6. Extensions and Helpers
| Helper | Purpose | Used By |
|---|---|---|
Sha256Sidecar |
atomic write + content-hash sidecar pattern | C6, C7, C10 |
EngineFilenameSchema |
self-describing filename per D-C10-7 | C7, C10 |
WgsConverter |
bbox math | C4, C5, C6, C8, C10 |
7. Caveats & Edge Cases
Known limitations:
- C10 depends on C6 already containing the tiles for the requested bbox + zoom levels. The F1 cache-build workflow (C12) sequences
C11 TileDownloader → C10 build_cache_artifacts; C10 alone is not a complete F1. - D-C10-3 SHA-256 content-hash gate must cover EVERY artifact: every tile (the per-tile hash is computed at C11 download time and stored in C6), the FAISS
.index, the calibration JSON, and the Manifest itself. Missing sidecars are a release-blocking defect.
Potential race conditions:
- Concurrent
build_cache_artifactsinvocations on the same cache root would corrupt state. Single-process operator-tool wraps with a filesystem lockfile (the same lockfile C11 honours); if a second invocation tries to start, fail with explicit error.
Performance bottlenecks:
- Descriptor batched generation is GPU-bound; batching is the main lever (D-C7-1 INT8/FP16 mix decision applies).
- Engine compile is workspace-bound on Jetson; D-C10-6 calibration cache reuse is the main lever.
8. Dependency Graph
Must be implemented after: C6 (read source for tiles, write target for FAISS), C7 (engine + descriptor runtime), C2 (backbone interface for descriptor generation; called via C7).
Can be implemented in parallel with: C8, C13.

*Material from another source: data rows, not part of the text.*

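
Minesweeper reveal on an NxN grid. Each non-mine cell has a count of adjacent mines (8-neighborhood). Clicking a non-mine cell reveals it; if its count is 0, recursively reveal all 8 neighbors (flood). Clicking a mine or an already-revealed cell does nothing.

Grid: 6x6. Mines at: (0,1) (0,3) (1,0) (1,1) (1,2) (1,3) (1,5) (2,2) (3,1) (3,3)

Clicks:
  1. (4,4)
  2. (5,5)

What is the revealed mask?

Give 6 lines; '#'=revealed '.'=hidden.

Answer: ......
......
....##
....##
######
######

Derivation:
Click 1 (4,4) count=1: revealed 1 new [(4,4)] -> total=1
Click 2 (5,5) count=0: revealed 15 new [(2,4) (2,5) (3,4) (3,5) (4,0) (4,1) (4,2) (4,3) (4,5) (5,0) (5,1) (5,2) (5,3) (5,4) (5,5)] -> total=16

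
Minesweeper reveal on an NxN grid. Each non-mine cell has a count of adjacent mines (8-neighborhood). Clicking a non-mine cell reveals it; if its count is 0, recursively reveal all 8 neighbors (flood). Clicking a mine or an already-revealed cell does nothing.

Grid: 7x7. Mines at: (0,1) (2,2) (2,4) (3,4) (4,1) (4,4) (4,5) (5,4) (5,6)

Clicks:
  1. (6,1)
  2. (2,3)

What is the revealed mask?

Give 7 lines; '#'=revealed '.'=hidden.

Click 1 (6,1) count=0: revealed 8 new [(5,0) (5,1) (5,2) (5,3) (6,0) (6,1) (6,2) (6,3)] -> total=8
Click 2 (2,3) count=3: revealed 1 new [(2,3)] -> total=9

Answer: .......
.......
...#...
.......
.......
####...
####...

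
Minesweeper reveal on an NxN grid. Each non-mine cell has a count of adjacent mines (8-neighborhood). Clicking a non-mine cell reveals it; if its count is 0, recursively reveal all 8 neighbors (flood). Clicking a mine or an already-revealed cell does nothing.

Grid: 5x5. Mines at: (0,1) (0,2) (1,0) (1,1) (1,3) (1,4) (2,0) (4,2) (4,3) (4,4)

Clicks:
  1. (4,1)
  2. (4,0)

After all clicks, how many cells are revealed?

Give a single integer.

Answer: 4

Derivation:
Click 1 (4,1) count=1: revealed 1 new [(4,1)] -> total=1
Click 2 (4,0) count=0: revealed 3 new [(3,0) (3,1) (4,0)] -> total=4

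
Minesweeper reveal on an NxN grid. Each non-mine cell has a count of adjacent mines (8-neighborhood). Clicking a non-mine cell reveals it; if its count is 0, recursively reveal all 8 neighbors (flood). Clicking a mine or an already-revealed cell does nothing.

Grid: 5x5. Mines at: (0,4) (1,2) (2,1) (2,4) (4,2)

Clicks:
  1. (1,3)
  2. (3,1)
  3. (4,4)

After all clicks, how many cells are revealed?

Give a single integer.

Click 1 (1,3) count=3: revealed 1 new [(1,3)] -> total=1
Click 2 (3,1) count=2: revealed 1 new [(3,1)] -> total=2
Click 3 (4,4) count=0: revealed 4 new [(3,3) (3,4) (4,3) (4,4)] -> total=6

Answer: 6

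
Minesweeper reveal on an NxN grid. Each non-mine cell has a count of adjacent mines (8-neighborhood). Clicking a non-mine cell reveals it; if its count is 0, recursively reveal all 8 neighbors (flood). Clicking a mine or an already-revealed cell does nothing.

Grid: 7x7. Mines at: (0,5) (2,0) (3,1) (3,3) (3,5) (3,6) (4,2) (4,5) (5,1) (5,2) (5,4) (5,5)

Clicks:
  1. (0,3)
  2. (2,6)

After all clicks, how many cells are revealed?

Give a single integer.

Answer: 15

Derivation:
Click 1 (0,3) count=0: revealed 14 new [(0,0) (0,1) (0,2) (0,3) (0,4) (1,0) (1,1) (1,2) (1,3) (1,4) (2,1) (2,2) (2,3) (2,4)] -> total=14
Click 2 (2,6) count=2: revealed 1 new [(2,6)] -> total=15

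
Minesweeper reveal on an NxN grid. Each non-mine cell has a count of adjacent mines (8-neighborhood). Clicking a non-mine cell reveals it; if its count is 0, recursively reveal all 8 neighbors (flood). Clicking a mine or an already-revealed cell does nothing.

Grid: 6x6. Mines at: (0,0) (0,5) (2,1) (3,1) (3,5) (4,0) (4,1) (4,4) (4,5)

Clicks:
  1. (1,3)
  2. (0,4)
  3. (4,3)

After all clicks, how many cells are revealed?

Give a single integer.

Answer: 15

Derivation:
Click 1 (1,3) count=0: revealed 14 new [(0,1) (0,2) (0,3) (0,4) (1,1) (1,2) (1,3) (1,4) (2,2) (2,3) (2,4) (3,2) (3,3) (3,4)] -> total=14
Click 2 (0,4) count=1: revealed 0 new [(none)] -> total=14
Click 3 (4,3) count=1: revealed 1 new [(4,3)] -> total=15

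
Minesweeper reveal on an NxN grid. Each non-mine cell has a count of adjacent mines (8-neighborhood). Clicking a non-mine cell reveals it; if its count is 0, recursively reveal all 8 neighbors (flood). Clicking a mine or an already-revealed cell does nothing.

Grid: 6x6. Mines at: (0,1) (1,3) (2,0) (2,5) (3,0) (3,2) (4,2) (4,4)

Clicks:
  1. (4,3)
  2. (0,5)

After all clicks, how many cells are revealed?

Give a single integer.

Answer: 5

Derivation:
Click 1 (4,3) count=3: revealed 1 new [(4,3)] -> total=1
Click 2 (0,5) count=0: revealed 4 new [(0,4) (0,5) (1,4) (1,5)] -> total=5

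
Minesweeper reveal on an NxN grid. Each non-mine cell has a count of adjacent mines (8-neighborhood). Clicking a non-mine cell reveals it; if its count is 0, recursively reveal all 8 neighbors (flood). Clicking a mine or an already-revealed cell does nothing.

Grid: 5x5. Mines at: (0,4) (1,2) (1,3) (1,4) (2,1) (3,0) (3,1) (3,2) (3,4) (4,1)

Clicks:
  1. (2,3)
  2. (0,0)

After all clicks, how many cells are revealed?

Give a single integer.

Click 1 (2,3) count=5: revealed 1 new [(2,3)] -> total=1
Click 2 (0,0) count=0: revealed 4 new [(0,0) (0,1) (1,0) (1,1)] -> total=5

Answer: 5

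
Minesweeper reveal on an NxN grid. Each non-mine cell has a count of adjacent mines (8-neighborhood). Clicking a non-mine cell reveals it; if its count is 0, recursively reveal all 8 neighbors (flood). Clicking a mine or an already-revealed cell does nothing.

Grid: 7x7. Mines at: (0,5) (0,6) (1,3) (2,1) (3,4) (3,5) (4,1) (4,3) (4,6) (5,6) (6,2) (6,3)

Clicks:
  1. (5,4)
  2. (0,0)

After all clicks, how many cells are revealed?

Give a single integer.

Answer: 7

Derivation:
Click 1 (5,4) count=2: revealed 1 new [(5,4)] -> total=1
Click 2 (0,0) count=0: revealed 6 new [(0,0) (0,1) (0,2) (1,0) (1,1) (1,2)] -> total=7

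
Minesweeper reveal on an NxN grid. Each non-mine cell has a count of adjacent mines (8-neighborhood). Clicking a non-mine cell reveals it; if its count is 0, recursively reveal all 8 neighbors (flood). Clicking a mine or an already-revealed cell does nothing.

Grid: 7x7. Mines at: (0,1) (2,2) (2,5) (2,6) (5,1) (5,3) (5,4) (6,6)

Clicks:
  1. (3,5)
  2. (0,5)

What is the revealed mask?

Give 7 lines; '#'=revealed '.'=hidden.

Click 1 (3,5) count=2: revealed 1 new [(3,5)] -> total=1
Click 2 (0,5) count=0: revealed 10 new [(0,2) (0,3) (0,4) (0,5) (0,6) (1,2) (1,3) (1,4) (1,5) (1,6)] -> total=11

Answer: ..#####
..#####
.......
.....#.
.......
.......
.......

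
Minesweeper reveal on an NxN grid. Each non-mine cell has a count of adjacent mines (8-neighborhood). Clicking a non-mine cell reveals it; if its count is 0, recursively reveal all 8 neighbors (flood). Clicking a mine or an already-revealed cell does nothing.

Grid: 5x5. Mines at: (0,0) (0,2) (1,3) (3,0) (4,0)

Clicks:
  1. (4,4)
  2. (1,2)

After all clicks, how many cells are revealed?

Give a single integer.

Answer: 13

Derivation:
Click 1 (4,4) count=0: revealed 12 new [(2,1) (2,2) (2,3) (2,4) (3,1) (3,2) (3,3) (3,4) (4,1) (4,2) (4,3) (4,4)] -> total=12
Click 2 (1,2) count=2: revealed 1 new [(1,2)] -> total=13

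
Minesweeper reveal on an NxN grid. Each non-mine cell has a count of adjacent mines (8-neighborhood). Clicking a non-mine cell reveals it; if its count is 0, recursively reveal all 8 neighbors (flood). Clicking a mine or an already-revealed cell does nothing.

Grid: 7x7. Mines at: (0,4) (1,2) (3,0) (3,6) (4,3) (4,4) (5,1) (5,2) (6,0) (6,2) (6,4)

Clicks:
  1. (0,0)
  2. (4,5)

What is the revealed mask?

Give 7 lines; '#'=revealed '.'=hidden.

Answer: ##.....
##.....
##.....
.......
.....#.
.......
.......

Derivation:
Click 1 (0,0) count=0: revealed 6 new [(0,0) (0,1) (1,0) (1,1) (2,0) (2,1)] -> total=6
Click 2 (4,5) count=2: revealed 1 new [(4,5)] -> total=7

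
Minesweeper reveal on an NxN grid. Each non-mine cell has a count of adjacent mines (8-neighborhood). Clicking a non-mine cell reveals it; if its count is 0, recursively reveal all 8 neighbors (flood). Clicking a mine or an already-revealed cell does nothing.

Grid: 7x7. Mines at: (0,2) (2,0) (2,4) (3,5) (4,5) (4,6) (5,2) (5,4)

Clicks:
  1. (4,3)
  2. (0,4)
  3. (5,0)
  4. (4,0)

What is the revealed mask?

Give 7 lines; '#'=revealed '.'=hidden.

Click 1 (4,3) count=2: revealed 1 new [(4,3)] -> total=1
Click 2 (0,4) count=0: revealed 10 new [(0,3) (0,4) (0,5) (0,6) (1,3) (1,4) (1,5) (1,6) (2,5) (2,6)] -> total=11
Click 3 (5,0) count=0: revealed 8 new [(3,0) (3,1) (4,0) (4,1) (5,0) (5,1) (6,0) (6,1)] -> total=19
Click 4 (4,0) count=0: revealed 0 new [(none)] -> total=19

Answer: ...####
...####
.....##
##.....
##.#...
##.....
##.....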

Blocks: C12 (operator can't sequence F1 without C10 ready), F1, F2 (verify_manifest), F8 (warm-cache verify on reboot recovery).
9. Logging Strategy
| Log Level | When | Example |
|---|---|---|
| ERROR | EngineBuildError, DescriptorBatchError, ManifestWriteError, ContentHashMismatchError (F2) |
C10 engine build failed: backbone=disk; takeoff blocked |
| WARN | engine cache miss falls through to build | C10 engine cache miss: model=ultra_vpr; sm=87, jp=6.2, trt=10.3, fp16; rebuild |
| INFO | Build start/end + report; verify_manifest pass | C10 build complete: engines=4, descriptors=87654, manifest_hash=…; outcome=success |
| DEBUG | per-tile descriptor batch progress | C10 descriptor batch progress: 12345/87654 (14%) |
Log format: structured JSON. Log storage: stdout (operator tool); journald (companion verify); FDR via C13 (only for F2 verify_manifest events — provisioning is offline and goes to operator-facing logs, not flight FDR).